All Theater, No Plot
Fake media. Fake jobs. Fake smiles. Fake Christians. The kind who use “faith” as a badge of superiority rather than a tool of compassion.
Once you see the performance, it’s hard to unsee. You realize it’s all theater—and worse, you’ve been cast without auditioning. You’ve been given lines. A costume. A role.
And suddenly, you can’t pretend it’s real anymore.
There’s no prize at the end. No “happily ever after” for playing your part well. And when you finally understand that, it’s not rage that hits first—it’s deflation. Like you’ve been running a race where the finish line doesn’t exist.
Between Detachment and Deep Care
So now, I engage with the world differently.
Yes, I’m more detached. But I’m also more sensitive than ever—to my own authenticity. I’ve grown unwilling to fake it, even if everyone else still does.
When the noise gets too loud—literal and metaphorical—I retreat. I go inward. I create a space where the rules are mine. Where I don’t have to perform to be accepted.

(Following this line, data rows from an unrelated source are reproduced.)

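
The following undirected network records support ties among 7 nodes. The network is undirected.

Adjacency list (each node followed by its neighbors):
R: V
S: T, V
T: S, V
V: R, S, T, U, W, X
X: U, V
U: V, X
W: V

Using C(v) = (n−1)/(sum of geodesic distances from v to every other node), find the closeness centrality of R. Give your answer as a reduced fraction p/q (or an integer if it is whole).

6/11

Distances from R: S:2, T:2, U:2, V:1, W:2, X:2. Sum = 11.
n = 7, so closeness = 6/11.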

Where I hold onto the things that still make sense:
Knowledge. Experience. Love. A peaceful spirit.
Solitude Isn’t Escape—It’s Sovereignty
In my solitude, I rebuild.
I create ideas. I chase possibilities. I reimagine humanity—not as a series of expectations and scripts, but as a collection of truths waiting to be uncovered. I don’t need applause. I need quiet. And in the quiet, I remember what’s real.
Not the ticking.
Not the fakeness.
But the stillness in my own presence.
And If You’ve Started Noticing Too…
Brace yourself.
Once you hear the ticking, you can’t unhear it. Once you see behind the curtain, there’s no pretending the show is real.
But don’t stop there.
Keep digging. Keep questioning. Keep looking for your own why.
The world won’t hand you truth. But you can carve it out—one tick at a time.
Reflection Prompt:
What’s one “ticking clock” in your life—the sound, routine, belief, or expectation you can no longer ignore?
How has noticing it changed the way you see the world… and yourself?